Nas Memórias Paroquiais, em 1758, o pároco de Cousso refere que a freguesia tinha uma população de 521 habitantes. Menciona também que a “parochia está junto do lugar de Cousso, como fica dicto tem três lugares, o lugar de Cousso e o lugar da Cella e o lugar de Birtello...”. Quanto à extensão de cada um dos lugares, podemos ter uma ideia já que o pároco deixou escrito que “o lugar de Cousso (...) tem vinte e nove fogos e o lugar da Cella tem vinte e seis e o lugar de Birtello tem satenta e hum”. Assim, ficamos com a ideia que o lugar da Cela tinha, há quase trezentos anos, uma extensão semelhante ao do lugar de Cousso, ao passo que Virtelo se destacava por um número de casas muito superior aos outros. 

Conforme se refere, um dos lugares principais da freguesia é o lugar da Cela. A origem deste topónimo é incerta e leva-nos a várias possibilidades. Um primeiro aspeto a considerar é que o nome do lugar aparece quase sempre escrito nas formas “Cella” ou Cela”. A única exceção é o documento da obrigação à fábrica da capela da Senhora da Boa Morte, redigido em 1759 e referenciado mais à frente, que aparece escrito na forma “Sela”. Porventura, dado não conhecermos mais casos, é possível tratar-se de um lapso do redator do documento. Este pormenor é importante já que o topónimo escrito com a inicial “C” ou “S” pressupõe origens etimológicas distintas. Todavia, mesmo nos cadernos paroquiais conhecidos, desde o século XVII, o topónimo aparece sempre escrito com a inicial “C”.

Segundo Mário de Sá, o topónimo Cela poderá ter origem na palavra “cala, calha” ou “quelha”, que significava caminho. Porém, uma outra explicação que poderá ter algum sentido, tem por base elementos relacionados com a vida e atividade dos Monges de Paderne, em cujo território do couto se localizou esta terra durante vários séculos. Assim, a explicação para a origem do topónimo “Cela” pode estar relacionada com o facto de no lugar existir uma cela, onde um monge cobrava o tributo aos fregueses e o mesmo era armazenado numa espécie de celeiro. Note-se na origem do termo “celeiro”, em que o mesmo tem a mesma raiz de Cela. Assim, o termo “celeiro”, vem do Latim CELLARIUM, “depósito de provisões, tulha”, de CELLA, “compartimento, peça de uma casa”, relacionado com o verbo CELARE, “esconder”. Quando pensamos nos tributos que os fregueses pagavam, em tempos antigos ao mosteiro de Paderne, temos que pensar sobretudo naquilo que as pessoas produziam. A este respeito, o pároco de Cousso, escreveu, em 1758 que, nessa altura, na freguesia "os fructos mais abundantes que se recolhem são milho, centeio e trigo, milho miudo que tem o nome de branco, trigo e vinho pouco e castanha."

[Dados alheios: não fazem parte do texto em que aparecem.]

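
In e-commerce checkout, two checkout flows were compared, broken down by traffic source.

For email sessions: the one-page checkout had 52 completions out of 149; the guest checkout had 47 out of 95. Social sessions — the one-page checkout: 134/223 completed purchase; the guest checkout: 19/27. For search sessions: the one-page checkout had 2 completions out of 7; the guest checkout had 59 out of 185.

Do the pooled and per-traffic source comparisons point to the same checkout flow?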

As hipóteses aventadas para a origem do topónimo "Cela" são apenas isso. Não existe uma explicação inequívoca, mas apenas podemos avançar com hipóteses. 

Interessante também é a alusão, no manuscrito da Memória Paroquial de 1758, que o pároco da freguesia de Cousso faz ao uso das águas dos ribeiros para a rega dos campos e de forma livre. A este propósito, deixou escrito que, na época, “alguma desta freguesia como o lugar da Cella tira de suas ágoas para salvar as novidades e tãobem os do lugar do Birtello libremente.” 


No lugar da Cela existe, desde há quase três séculos, a capela de Nossa Senhora da Boa Morte. Desconhecemos a data precisa da sua construção mas a mesma não é mencionada nas Memórias Paroquiais de 1758. Acreditamos que já existiria uma primitiva ermida por esta altura mas, na época, devia estar arruinada e não merece qualquer menção por parte do sacerdote da freguesia. Existe no arquivo histórico da Arquidiocese de Braga um documento manuscrito, redigido em 1759, referente à “Obrigação à fábrica da capela de Nossa Senhora da Boa Morte, com licença para se erigir de novo a dita capela no sítio do lugar de Sela, a favor dos moradores do dito lugar, por este ficar distante da igreja e que não fica muita gente sem missa”. O título desde documento, indica-nos a razão para o povo da Cela ter decidido arrancar com o processo de obtenção de licença para a construção de novo da sua capela. Os moradores do lugar julgavam-se distantes da igreja paroquial de Cousso para irem à missa, fator sempre agravado nos invernos quando os caminhos se tornavam impraticáveis, e queriam ter presente um local de culto no seu próprio lugar para ouvirem missa. Note-se que a distância, a pé, que separa o lugar da Cela da igreja paroquial ronda os dois quilómetros. 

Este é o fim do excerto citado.